Love your scar tissue like you love your scars
Many people have scars they are proud of, that tell a story. They delight when you ask them about their favourite scar, a battle wound, or perhaps something funny that happened a long time ago. Scars are a memory imprinted on your skin. The difference between a scar and scar tissue within a previously injured joint is that the latter usually doesn’t cause pain or dysfunction.
I can easily recognize and empathize with clients of mine who are angry at a body part that is causing them pain or causing them to be unable to do something important to them. It is easy and normal to feel like your body is revolting against you, being disobedient when we have pain and are forced to rest or change our activities. I called my Left foot for several years, “My Evil Foot,” until I realized how incredibly unproductive this was in the journey of getting myself out of pain. It took a Naturopath colleague of mine to point this out. She told me to love my foot, nurture it, be grateful for all it has done to serve me. This was a pivotal moment for me.
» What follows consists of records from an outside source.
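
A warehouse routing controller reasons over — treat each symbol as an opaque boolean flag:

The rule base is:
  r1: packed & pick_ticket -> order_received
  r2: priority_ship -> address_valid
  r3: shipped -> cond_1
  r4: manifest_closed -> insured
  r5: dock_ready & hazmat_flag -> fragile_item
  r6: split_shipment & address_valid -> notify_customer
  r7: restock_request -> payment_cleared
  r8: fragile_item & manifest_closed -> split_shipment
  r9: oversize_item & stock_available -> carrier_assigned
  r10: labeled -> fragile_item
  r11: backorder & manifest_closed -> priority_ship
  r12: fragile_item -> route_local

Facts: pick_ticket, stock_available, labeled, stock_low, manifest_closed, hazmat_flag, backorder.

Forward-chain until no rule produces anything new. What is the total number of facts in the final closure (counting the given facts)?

14

[1] r4 [manifest_closed -> insured]; r10 [labeled -> fragile_item]; r11 [backorder & manifest_closed -> priority_ship]. ⇒ new: insured, fragile_item, priority_ship.
[2] r2 [priority_ship -> address_valid]; r8 [fragile_item & manifest_closed -> split_shipment]; r12 [fragile_item -> route_local]. ⇒ new: address_valid, split_shipment, route_local.
[3] r6 [split_shipment & address_valid -> notify_customer]. ⇒ new: notify_customer.
Closure: {address_valid, backorder, fragile_item, hazmat_flag, insured, labeled, manifest_closed, notify_customer, pick_ticket, priority_ship, route_local, split_shipment, stock_available, stock_low} — 14 facts.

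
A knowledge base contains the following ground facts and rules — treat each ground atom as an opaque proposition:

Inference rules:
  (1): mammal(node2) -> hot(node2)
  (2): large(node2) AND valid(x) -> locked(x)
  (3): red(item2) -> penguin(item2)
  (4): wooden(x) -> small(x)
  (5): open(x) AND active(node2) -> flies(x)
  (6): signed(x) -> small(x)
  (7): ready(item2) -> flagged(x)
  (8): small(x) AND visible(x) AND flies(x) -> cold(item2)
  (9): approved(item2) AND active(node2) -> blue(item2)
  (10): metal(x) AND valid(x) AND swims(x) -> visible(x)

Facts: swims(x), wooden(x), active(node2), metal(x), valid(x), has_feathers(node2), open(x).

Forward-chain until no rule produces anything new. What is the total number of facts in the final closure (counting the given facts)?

11

Round 1 — (4), (5), (10), derive small(x), flies(x), visible(x).
Round 2 — (8), derive cold(item2).
Closure: {active(node2), cold(item2), flies(x), has_feathers(node2), metal(x), open(x), small(x), swims(x), valid(x), visible(x), wooden(x)} — 11 facts.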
When I recognize this type of thought pattern in my clients, I ask them if they are angry at their painful body part. I challenge them to reframe, and on their drive, walk, bike home or back to work from the clinic, reflect on all of the experiences their body has afforded them. I ask them to think of all of the thrilling, beautiful, or ecstatic moments, and amazing places their body has enabled them to experience. I ask that they try to replace their thoughts of feeling deceived by their body with memories of key moments in their lives that their body has graced them with. I try to help them see that the cumulative use of their body in all of these beautiful ways has contributed to why they have ended up in pain and in my office. I have found this to be very helpful for myself and my clients. It is often a turning point in their rehab. It usually takes me a couple of sessions getting to know the client to have the rapport to have this conversation.
Injuries or painful body parts are like a constellation of stories, memories held in our anatomy, physiology, and our nervous system. Our bodies have gifted us with all of our most poignant experiences. Consider challenging yourself to reframe this way around your own issues with your body, and practitioners, please extend this invitation to your clients.